La 7ème Compagnie dans l'EspaceAvec son sujet tout nanar -une troupe de bidasses de l'espace s'en va combattre des insectes géants-, Starship Troopers est à la fois un des films les plus jouissifs des années 90 et une sorte d'anomalie dans le système hollywoodien, qui n'a visiblement rien vu venir. L'indécrottable Verhoeven accompagnera d'ailleurs la sortie DVD de son brûlot d'un commentaire audio anthologique, à l'origine depuis de la décharge des distributeurs quant aux propos tenus dans leurs galettes. Starship Troopers, c'est tout d'abord la série B bourrine et décomplexée, sorte de fantasme de geek au confins des genres mené à un train d'enfer. Passé une exposition rappelant les meilleurs moments des séries-soap, d'où est d'ailleurs issu le bellâtre Casper "mâchoire carrée" Van Dien et une partie de la distribution, Starship Troopers enchaîne les moment de bravoure que l'on est en droit d'attendre d'un tel postulat. Vaisseaux en feu, batailles virant à la boucherie totale, remake arachnéen d'Alamo, dernier acte faisant basculer le tout dans l'horreur pure, Starship Troopers flatte l'oeil, brasse large, ne lésine par sur la cartouche ou l'hémoglobine et n'oublie pas les poitrines dénudées d'usage pour lier le tout. Le casting, de choc et de charme, est sympathique, les personnalités des héros bien distinctes et l'amateur de répliques cultes se délectera de quelques saillies, comme l'immortel "pose tes galons qu'on se batte entre hommes", ultimatum implacable lancé par le sous-fifre Rico (Casper Van Dien) qui n'aime pas qu'un gradé tourne autour de sa p'tite nana (Denise Richards, une bonne raison d'en venir aux mains, donc).

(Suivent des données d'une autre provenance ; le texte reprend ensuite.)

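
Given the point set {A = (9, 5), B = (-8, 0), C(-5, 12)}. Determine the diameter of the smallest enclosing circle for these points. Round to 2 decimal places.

Side lengths²: AB² = 314, AC² = 245, BC² = 153.
Since AB² = 314 < 245 + 153 = 398, the triangle is acute, so the smallest enclosing circle is the circumcircle.
Circumcentre = (-1/18, 79/18), r² = 13345/162.
Diameter = 2r = 2√(13345/162) ≈ 18.15.

18.15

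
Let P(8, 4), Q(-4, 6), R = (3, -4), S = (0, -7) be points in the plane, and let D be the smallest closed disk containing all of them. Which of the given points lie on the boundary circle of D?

P, Q, S

The minimum enclosing circle of a finite set is fixed by two of the points (as a diameter) or three (as a circumcircle).
The minimum enclosing circle is determined by three boundary points: P, Q, S.
Their circumcentre is (1.25, 0.5) with r² = 57.8125.
The farthest remaining point R is at distance² 23.3125 ≤ 57.8125.
The points at distance exactly r from the centre are P, Q, S — 3 points.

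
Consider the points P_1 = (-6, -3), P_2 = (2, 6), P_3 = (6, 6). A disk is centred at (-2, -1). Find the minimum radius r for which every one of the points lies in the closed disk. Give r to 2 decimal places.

The required radius is the distance from (-2, -1) to the farthest point.
Squared distances: 20, 65, 113.
Maximum is 113, attained at P_3.
r = √113 ≈ 10.63.

10.63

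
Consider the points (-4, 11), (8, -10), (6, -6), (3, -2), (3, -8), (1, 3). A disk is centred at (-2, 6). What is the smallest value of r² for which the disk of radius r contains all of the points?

The required radius is the distance from (-2, 6) to the farthest point.
Squared distances: 29, 356, 208, 89, 221, 18.
Maximum is 356, attained at (8, -10).

356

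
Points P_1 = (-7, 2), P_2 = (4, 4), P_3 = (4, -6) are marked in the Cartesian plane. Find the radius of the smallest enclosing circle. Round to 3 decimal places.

Side lengths²: P_1P_2² = 125, P_1P_3² = 185, P_2P_3² = 100.
Since P_1P_3² = 185 < 125 + 100 = 225, the triangle is acute, so the smallest enclosing circle is the circumcircle.
Circumcentre = (-17/22, -1), r² = 23125/484.
r = √(23125/484) ≈ 6.912.

6.912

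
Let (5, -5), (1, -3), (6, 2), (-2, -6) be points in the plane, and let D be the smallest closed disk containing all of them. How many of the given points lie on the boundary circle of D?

By Welzl's lemma the MEC is supported by two points (diametrically opposite) or three points (on a circumcircle).
The farthest pair is (6, 2)–(-2, -6) with squared distance 128. The circle on this segment as diameter has centre (2, -2) and r² = 128/4 = 32.
Check (5, -5): distance² to centre = 18 ≤ 32, so it lies inside.
All remaining points lie in this disk, and no smaller disk contains both endpoints, so this is the minimum enclosing circle.
The points at distance exactly r from the centre are (6, 2), (-2, -6) — 2 points.

2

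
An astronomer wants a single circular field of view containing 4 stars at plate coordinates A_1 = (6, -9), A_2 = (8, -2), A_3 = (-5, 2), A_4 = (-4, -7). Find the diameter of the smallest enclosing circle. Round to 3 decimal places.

By Welzl's lemma the MEC is supported by two points (diametrically opposite) or three points (on a circumcircle).
The farthest pair is A_1–A_3 with squared distance 242. The circle on this segment as diameter has centre (0.5, -3.5) and r² = 242/4 = 60.5.
Check A_2: distance² to centre = 58.5 ≤ 60.5, so it lies inside.
All remaining points lie in this disk, and no smaller disk contains both endpoints, so this is the minimum enclosing circle.
Diameter = 2r = 2√(60.5) ≈ 15.556.

15.556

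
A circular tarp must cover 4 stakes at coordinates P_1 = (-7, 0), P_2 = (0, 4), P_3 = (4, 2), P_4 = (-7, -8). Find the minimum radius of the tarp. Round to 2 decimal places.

The farthest pair is P_3–P_4 with squared distance 221. The circle on this segment as diameter has centre (-1.5, -3) and r² = 221/4 = 55.25.
Check P_1: distance² to centre = 39.25 ≤ 55.25, so it lies inside.
All remaining points lie in this disk, and no smaller disk contains both endpoints, so this is the minimum enclosing circle.
r = √(55.25) ≈ 7.43.

7.43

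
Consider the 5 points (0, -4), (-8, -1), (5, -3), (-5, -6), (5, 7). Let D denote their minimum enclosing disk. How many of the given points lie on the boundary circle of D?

The farthest pair is (-5, -6)–(5, 7) with squared distance 269. The circle on this segment as diameter has centre (0, 0.5) and r² = 269/4 = 67.25.
Check (0, -4): distance² to centre = 20.25 ≤ 67.25, so it lies inside.
All remaining points lie in this disk, and no smaller disk contains both endpoints, so this is the minimum enclosing circle.
The points at distance exactly r from the centre are (-5, -6), (5, 7) — 2 points.

2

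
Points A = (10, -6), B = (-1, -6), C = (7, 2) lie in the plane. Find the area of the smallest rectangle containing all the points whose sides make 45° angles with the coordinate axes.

88

In coordinates u = x + y, v = x − y the rectangle is axis-aligned; the map (x,y)→(u,v) scales areas by 2.
u-values: 4, -7, 9; range = 9 − (-7) = 16.
v-values: 16, 5, 5; range = 16 − 5 = 11.
Area = (16 × 11) / 2 = 88.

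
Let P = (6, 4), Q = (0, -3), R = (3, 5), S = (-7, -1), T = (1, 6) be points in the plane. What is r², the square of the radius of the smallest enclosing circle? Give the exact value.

48.5

A smallest enclosing disk is always determined by at most three of the input points on its boundary.
The farthest pair is P–S with squared distance 194. The circle on this segment as diameter has centre (-0.5, 1.5) and r² = 194/4 = 48.5.
Check Q: distance² to centre = 20.5 ≤ 48.5, so it lies inside.
All remaining points lie in this disk, and no smaller disk contains both endpoints, so this is the minimum enclosing circle.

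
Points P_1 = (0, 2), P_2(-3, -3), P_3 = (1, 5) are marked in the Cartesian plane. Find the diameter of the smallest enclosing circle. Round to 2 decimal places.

8.94

Side lengths²: P_1P_2² = 34, P_1P_3² = 10, P_2P_3² = 80.
Since P_2P_3² = 80 ≥ 34 + 10 = 44, the angle opposite P_2P_3 is not acute, so the smallest enclosing circle has P_2P_3 as diameter.
Centre = midpoint of P_2P_3 = (-1, 1), r² = 80/4 = 20.
Diameter = 2r = 2√20 ≈ 8.94.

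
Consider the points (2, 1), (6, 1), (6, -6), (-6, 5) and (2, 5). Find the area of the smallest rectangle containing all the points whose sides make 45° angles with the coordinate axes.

In coordinates u = x + y, v = x − y the rectangle is axis-aligned; the map (x,y)→(u,v) scales areas by 2.
u-values: 3, 7, 0, -1, 7; range = 7 − (-1) = 8.
v-values: 1, 5, 12, -11, -3; range = 12 − (-11) = 23.
Area = (8 × 23) / 2 = 92.

92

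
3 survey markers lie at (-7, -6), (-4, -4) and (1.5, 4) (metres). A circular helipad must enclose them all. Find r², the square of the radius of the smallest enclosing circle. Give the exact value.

43.0625

Call the three points A, B, C in the order given.
Side lengths²: AB² = 13, AC² = 172.25, BC² = 94.25.
Since AC² = 172.25 ≥ 94.25 + 13 = 107.25, the angle opposite AC is not acute, so the smallest enclosing circle has AC as diameter.
Centre = midpoint of AC = (-2.75, -1), r² = 172.25/4 = 43.0625.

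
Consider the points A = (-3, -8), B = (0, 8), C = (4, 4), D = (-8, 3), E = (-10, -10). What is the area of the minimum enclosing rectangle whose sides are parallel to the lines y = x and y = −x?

224

In coordinates u = x + y, v = x − y the rectangle is axis-aligned; the map (x,y)→(u,v) scales areas by 2.
u-values: -11, 8, 8, -5, -20; range = 8 − (-20) = 28.
v-values: 5, -8, 0, -11, 0; range = 5 − (-11) = 16.
Area = (28 × 16) / 2 = 224.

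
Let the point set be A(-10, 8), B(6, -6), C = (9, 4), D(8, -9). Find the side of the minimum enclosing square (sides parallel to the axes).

19

The bounding box has width 19 and height 17.
An axis-aligned square enclosing the set must have side ≥ max(width, height).
So the minimum side is max(19, 17) = 19.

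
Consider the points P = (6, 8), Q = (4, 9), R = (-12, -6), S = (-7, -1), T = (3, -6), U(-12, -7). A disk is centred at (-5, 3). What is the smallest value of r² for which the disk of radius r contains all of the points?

149

The required radius is the distance from (-5, 3) to the farthest point.
Squared distances: 146, 117, 130, 20, 145, 149.
Maximum is 149, attained at U.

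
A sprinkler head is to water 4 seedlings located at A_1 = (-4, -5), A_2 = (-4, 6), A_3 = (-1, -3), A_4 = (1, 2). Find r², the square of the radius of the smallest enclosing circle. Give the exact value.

The minimum enclosing circle of a finite set is fixed by two of the points (as a diameter) or three (as a circumcircle).
The farthest pair is A_1–A_2 with squared distance 121. The circle on this segment as diameter has centre (-4, 0.5) and r² = 121/4 = 30.25.
Check A_3: distance² to centre = 21.25 ≤ 30.25, so it lies inside.
All remaining points lie in this disk, and no smaller disk contains both endpoints, so this is the minimum enclosing circle.

30.25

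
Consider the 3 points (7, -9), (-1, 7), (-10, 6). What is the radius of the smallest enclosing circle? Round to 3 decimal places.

11.336

Call the three points A, B, C in the order given.
Side lengths²: AB² = 320, AC² = 514, BC² = 82.
Since AC² = 514 ≥ 320 + 82 = 402, the angle opposite AC is not acute, so the smallest enclosing circle has AC as diameter.
Centre = midpoint of AC = (-1.5, -1.5), r² = 514/4 = 128.5.
r = √(128.5) ≈ 11.336.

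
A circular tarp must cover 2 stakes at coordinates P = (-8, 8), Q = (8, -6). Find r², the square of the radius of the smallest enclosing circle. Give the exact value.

113

The smallest circle enclosing two points has them as diameter endpoints.
Centre = midpoint = (0, 1); r² = |PQ|²/4 = 452/4 = 113.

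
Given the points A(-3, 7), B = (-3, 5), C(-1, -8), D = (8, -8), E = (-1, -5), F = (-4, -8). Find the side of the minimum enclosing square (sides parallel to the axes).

15

The bounding box has width 12 and height 15.
An axis-aligned square enclosing the set must have side ≥ max(width, height).
So the minimum side is max(12, 15) = 15.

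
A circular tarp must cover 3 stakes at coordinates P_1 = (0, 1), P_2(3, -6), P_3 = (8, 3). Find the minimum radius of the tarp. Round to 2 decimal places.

5.21

Side lengths²: P_1P_2² = 58, P_1P_3² = 68, P_2P_3² = 106.
Since P_2P_3² = 106 < 68 + 58 = 126, the triangle is acute, so the smallest enclosing circle is the circumcircle.
Circumcentre = (148/31, -34/31), r² = 26129/961.
r = √(26129/961) ≈ 5.21.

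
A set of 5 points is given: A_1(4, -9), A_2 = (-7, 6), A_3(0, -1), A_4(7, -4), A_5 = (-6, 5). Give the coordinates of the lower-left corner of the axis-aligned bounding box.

(-7, -9)

x-range [-7, 7], y-range [-9, 6].
The lower-left corner is (-7, -9).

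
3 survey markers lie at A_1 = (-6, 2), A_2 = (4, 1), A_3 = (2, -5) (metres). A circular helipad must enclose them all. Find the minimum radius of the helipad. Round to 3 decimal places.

5.449

Side lengths²: A_1A_2² = 101, A_1A_3² = 113, A_2A_3² = 40.
Since A_1A_3² = 113 < 101 + 40 = 141, the triangle is acute, so the smallest enclosing circle is the circumcircle.
Circumcentre = (-75/62, -37/62), r² = 57065/1922.
r = √(57065/1922) ≈ 5.449.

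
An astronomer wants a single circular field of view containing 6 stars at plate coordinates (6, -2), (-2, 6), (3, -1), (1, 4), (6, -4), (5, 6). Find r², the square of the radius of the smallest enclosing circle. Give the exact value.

41

The minimum enclosing circle of a finite set is fixed by two of the points (as a diameter) or three (as a circumcircle).
The farthest pair is (-2, 6)–(6, -4) with squared distance 164. The circle on this segment as diameter has centre (2, 1) and r² = 164/4 = 41.
Check (6, -2): distance² to centre = 25 ≤ 41, so it lies inside.
All remaining points lie in this disk, and no smaller disk contains both endpoints, so this is the minimum enclosing circle.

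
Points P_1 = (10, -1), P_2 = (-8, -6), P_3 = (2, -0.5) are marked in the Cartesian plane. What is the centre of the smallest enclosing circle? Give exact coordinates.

(1, -3.5)

Side lengths²: P_1P_2² = 349, P_1P_3² = 64.25, P_2P_3² = 130.25.
Since P_1P_2² = 349 ≥ 130.25 + 64.25 = 194.5, the angle opposite P_1P_2 is not acute, so the smallest enclosing circle has P_1P_2 as diameter.
Centre = midpoint of P_1P_2 = (1, -3.5), r² = 349/4 = 87.25.
Centre = (1, -3.5).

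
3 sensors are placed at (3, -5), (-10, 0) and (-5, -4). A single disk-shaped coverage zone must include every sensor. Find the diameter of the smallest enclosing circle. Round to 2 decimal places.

Call the three points A, B, C in the order given.
Side lengths²: AB² = 194, AC² = 65, BC² = 41.
Since AB² = 194 ≥ 65 + 41 = 106, the angle opposite AB is not acute, so the smallest enclosing circle has AB as diameter.
Centre = midpoint of AB = (-3.5, -2.5), r² = 194/4 = 48.5.
Diameter = 2r = 2√(48.5) ≈ 13.93.

13.93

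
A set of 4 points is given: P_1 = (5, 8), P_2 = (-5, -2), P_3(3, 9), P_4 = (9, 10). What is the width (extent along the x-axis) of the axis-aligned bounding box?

max x = 9, min x = -5, so width = 14.

14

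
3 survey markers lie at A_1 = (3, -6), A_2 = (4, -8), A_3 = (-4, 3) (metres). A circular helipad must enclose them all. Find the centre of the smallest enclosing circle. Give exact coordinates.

(0, -2.5)

Side lengths²: A_1A_2² = 5, A_1A_3² = 130, A_2A_3² = 185.
Since A_2A_3² = 185 ≥ 130 + 5 = 135, the angle opposite A_2A_3 is not acute, so the smallest enclosing circle has A_2A_3 as diameter.
Centre = midpoint of A_2A_3 = (0, -2.5), r² = 185/4 = 46.25.
Centre = (0, -2.5).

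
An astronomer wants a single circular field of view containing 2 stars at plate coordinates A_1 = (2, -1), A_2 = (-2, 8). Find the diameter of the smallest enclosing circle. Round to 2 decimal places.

9.85

The smallest circle enclosing two points has them as diameter endpoints.
Centre = midpoint = (0, 3.5); r² = |A_1A_2|²/4 = 97/4 = 24.25.
Diameter = 2r = 2√(24.25) ≈ 9.85.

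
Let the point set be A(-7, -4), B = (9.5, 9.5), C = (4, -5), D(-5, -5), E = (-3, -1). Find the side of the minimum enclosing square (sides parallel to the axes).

The bounding box has width 16.5 and height 14.5.
An axis-aligned square enclosing the set must have side ≥ max(width, height).
So the minimum side is max(16.5, 14.5) = 16.5.

16.5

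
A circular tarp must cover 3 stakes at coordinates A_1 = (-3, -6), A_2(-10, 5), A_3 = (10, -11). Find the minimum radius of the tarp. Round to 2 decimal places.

Side lengths²: A_1A_2² = 170, A_1A_3² = 194, A_2A_3² = 656.
Since A_2A_3² = 656 ≥ 194 + 170 = 364, the angle opposite A_2A_3 is not acute, so the smallest enclosing circle has A_2A_3 as diameter.
Centre = midpoint of A_2A_3 = (0, -3), r² = 656/4 = 164.
r = √164 ≈ 12.81.

12.81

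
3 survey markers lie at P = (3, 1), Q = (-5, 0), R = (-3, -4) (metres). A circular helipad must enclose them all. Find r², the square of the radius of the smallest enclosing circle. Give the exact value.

19825/1156

Side lengths²: PQ² = 65, PR² = 61, QR² = 20.
Since PQ² = 65 < 61 + 20 = 81, the triangle is acute, so the smallest enclosing circle is the circumcircle.
Circumcentre = (-15/17, -15/34), r² = 19825/1156.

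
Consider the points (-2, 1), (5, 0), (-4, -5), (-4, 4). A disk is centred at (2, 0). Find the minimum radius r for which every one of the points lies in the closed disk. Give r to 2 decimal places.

7.81

The required radius is the distance from (2, 0) to the farthest point.
Squared distances: 17, 9, 61, 52.
Maximum is 61, attained at (-4, -5).
r = √61 ≈ 7.81.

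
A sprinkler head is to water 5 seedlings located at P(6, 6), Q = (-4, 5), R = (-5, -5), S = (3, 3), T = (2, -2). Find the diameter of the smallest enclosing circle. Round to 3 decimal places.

15.556

The farthest pair is P–R with squared distance 242. The circle on this segment as diameter has centre (0.5, 0.5) and r² = 242/4 = 60.5.
Check Q: distance² to centre = 40.5 ≤ 60.5, so it lies inside.
All remaining points lie in this disk, and no smaller disk contains both endpoints, so this is the minimum enclosing circle.
Diameter = 2r = 2√(60.5) ≈ 15.556.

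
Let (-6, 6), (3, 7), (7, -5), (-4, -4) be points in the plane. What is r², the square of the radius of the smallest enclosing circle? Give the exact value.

72.5

The minimum enclosing circle of a finite set is fixed by two of the points (as a diameter) or three (as a circumcircle).
The farthest pair is (-6, 6)–(7, -5) with squared distance 290. The circle on this segment as diameter has centre (0.5, 0.5) and r² = 290/4 = 72.5.
Check (3, 7): distance² to centre = 48.5 ≤ 72.5, so it lies inside.
All remaining points lie in this disk, and no smaller disk contains both endpoints, so this is the minimum enclosing circle.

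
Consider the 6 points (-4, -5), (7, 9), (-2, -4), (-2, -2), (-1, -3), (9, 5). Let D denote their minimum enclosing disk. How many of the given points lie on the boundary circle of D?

By Welzl's lemma the MEC is supported by two points (diametrically opposite) or three points (on a circumcircle).
The farthest pair is (-4, -5)–(7, 9) with squared distance 317. The circle on this segment as diameter has centre (1.5, 2) and r² = 317/4 = 79.25.
Check (-2, -4): distance² to centre = 48.25 ≤ 79.25, so it lies inside.
All remaining points lie in this disk, and no smaller disk contains both endpoints, so this is the minimum enclosing circle.
The points at distance exactly r from the centre are (-4, -5), (7, 9) — 2 points.

2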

"J'ai glissé, chef !"En parallèle de cela et sans qu'un aspect ne vienne desservir l'autre, Starship Troopers est également une oeuvre désenchantée, d'un cynisme ahurissant, où Verhoeven se sert de ses monstruosités pour laisser éclater sa volonté de tout dégommer. Jeune, beau, fort et invincible, le héros américain type est littéralement déchiqueté dans de réjouissantes gerbes gore. Surtout, le cinéaste nous dépeint un peuple arrogant, s'engageant dans une guerre absurde dont la justification, fumeuse, semble sortie du Dr Folamour. La société futuriste de Starship Troopers rappelle celle de Demolition Man, aseptisée et contrôlée à outrance, dont les principes renvoient à ceux de la Grèce spartiate et du Troisième Reich. La citoyenneté passe par les armes. La propagande patriotique est partout. L'information est divulguée par de cours flashs racoleurs à la censure hypocrite. Tout à sa métaphore, Verhoeven enfonce parfois le clou plus que de raison, notamment lorsqu'il manipule, assez peu subtilement il faut bien le dire, une imagerie héritée de la Wehrmacht. Qu'importe, Starship Troopers fait mouche et pousse à s'interroger sur ce que l'on regarde vraiment. Le film traite-t-il d'un assaut héroïque ou d'un génocide basé sur un quiproquo ? Le combat est-il celui de soldats face à des monstres ou de neo-neo-nazis face à des parasites ? Les cruelles Arachnides menacent-elles les paisibles cités terriennes ou est-ce l'humain et ses rêves de conquêtes qui tendent à faire disparaître une espèce inférieure et désorganisée ? La réponse, c'est celle que voulez. Peut-être même les deux, mon capitaine. C'est dans cette interrogation que se trouve la plus grande force de Starship Troopers : être vu avec un sourire de plaisir et revu avec un rire jaune.
SI les effets spéciaux commencent un peu à dater, Starship Troopers reste ce chef d'oeuvre perturbant qu'il était il y a plus de dix ans, où Verhoeven ne nous piège pas mais nous retourne le cerveau comme une crêpe. Rarement un film, dans un même instant, nous aura donné une telle envie de rentrer dans l'armée et de s'en enfuir à toutes jambes. Et si il y a du Full Metal Jacket dans Starship Troopers, il n'est pas interdit de trouver le film de Kubrick moins percutant.